Published: 27th July 2019
Mid-Day Meal Row: Should schools remove onions from the menu?
Vegetarianism is the practice of abstaining from eating meat. Many people object to eating meat out of respect for sentient life
When I was a student, in the common dining hall of the hostel there were a number of notices on the walls, including, ‘You eat to live and not live to eat’. The authorities might have been thinking about their food budget and hinting at consuming moderate quantities of food or to at least avoid wasting it.
There are certain aspects of food that divide consumers into vegetarians and non-vegetarians. Vegetarianism is the practice of abstaining from eating meat. Many people object to eating meat out of respect for sentient life. A non-vegetarian refers to a person who is not a vegetarian — someone who consumes meat. Incidentally, the spread of non-vegetarianism in India might have occurred due to colonialism and I remember seeing in my youth the billboards of non-veg hotels carrying the words ‘Military Hotel’ — thereby implying that meat consumption was dominant in military canteens.

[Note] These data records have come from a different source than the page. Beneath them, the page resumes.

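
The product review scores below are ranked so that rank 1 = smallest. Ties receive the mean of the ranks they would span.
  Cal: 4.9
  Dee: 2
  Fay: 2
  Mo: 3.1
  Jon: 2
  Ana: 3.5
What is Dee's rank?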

Incidentally, there is another category called ‘eggetarians’ and eggs have become a part of the mid-day meals in schools. Such meals are cooked within the school premises and are served to the students by anganwadi workers. But in urban areas, the ISKON-run NGO Akshaya Patra Foundation is a major player. It has been providing meals to 4.43 lakh students in Karnataka alone. But it claims that its religious beliefs contradict the government’s nutritional guidelines. It had refused to sign a memorandum following a directive by the state government to include onions and garlic in the food, based on recommendations from the State Food Commission.
The NGO had earlier refused to provide eggs with their meals, saying it can only provide a satvik diet — a diet based on Ayurveda and yoga literature. It said that it has a religious prerogative of “advocating a lacto-vegetarian diet, strictly avoiding meat, fish and eggs” and also considers onions and garlic in food as “lower modes of nature which inhibit spiritual advancement”.
On the other hand, parents, students and the society in general have asked for eggs to be included in the mid-day meals provided by Akshaya Patra. It has flouted a National Institute of Nutrition directive making eggs mandatory in mid-day meals.
The National Institute of Nutrition and Indian Academy of Pediatrics have recommended the consumption of at least three eggs per week for children. Akshaya Patra claims that eggs are ‘not permissible’ in the meal. Some argue that it also impinges on the food rights of the majority of children attending government schools who are often from marginalised communities and suffer from malnutrition.